To study any aspect of ‘sacred’ or ‘secular’ history is to discover, sooner or later, the works of the Lord in the affairs of men.
   It is Jesus Christ who executes God’s decrees in the unfolding of world history (Revelation 5-8). And he does this in order to build his church — a glorious church not made of bricks and concrete, but of God’s people redeemed down the ages by sovereign grace, through the redemption that flows from Calvary.
   In the calling of sinners through the gospel every tiny thing in history is, in some sense, an outworking of God’s mysterious and inscrutable providence (Ephesians 1:22). So to study history, and especially church history, is fundamentally to study the glorious works of God.
   This exercise soon shows that the work of God in building his kingdom either proceeds quietly and slowly or rapidly and dramatically.
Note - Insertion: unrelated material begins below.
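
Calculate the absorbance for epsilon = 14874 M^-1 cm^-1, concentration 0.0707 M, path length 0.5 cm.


A = epsilon * c * l
A = 14874 * 0.0707 * 0.5
A = 525.7959

525.7959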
   As the eighteenth-century theologian, Jonathan Edwards, explained: ‘It may be observed that from the fall of man to our day the work of redemption in its effects has mainly been carried on by remarkable communications of the Spirit of God.
   ‘Though there may be a more constant influence of God’s Spirit always in some degree attending his ordinances, yet the way in which the greatest things have been done towards carrying on this work always has been by remarkable effusions [outpourings] at special seasons’.
   This study also shows that, both during and between such ‘special seasons’, movements of the Holy Spirit in the world share three characteristics.
   
Characteristics

First, they all take their impulse from the Spirit’s testimony in Scripture to Jesus Christ. Despite what many sincere people assert, the Spirit’s first testimony is neither to the traditions of the church nor to the utterances of preachers, however venerable or charismatic these appear to be, but to Jesus Christ as revealed in the Old and New Testaments.
   Second, at the centre of all authentic gospel proclamation is the truth that no person can be justified before a holy God on account of good works, but on the basis of the imputed righteousness of Jesus Christ. In other words, justification before God is by faith alone.
   Third (and tragically) it is clearly demonstrable that the greatest antagonism to the biblical gospel may come from those who, while claiming to believe the truths of Christianity, have failed to grasp its real message.
   All this, and much more, we learn for the first time (or are reminded of) through studying God at work in church history for the salvation of his people.
   This is why Christians should read Christian biographies, and ‘sacred’ and ‘secular’ history. In the last analysis, to do this brings into focus the glorious accomplishments of the risen and ascended Christ. History, viewed from that perspective, is sheer worship!
   There are, of course, many other valuable things to read and study concerning the Word of God and Christian doctrine. But, one way or another, let’s get down to some solid reading this summer — and don’t forget the history!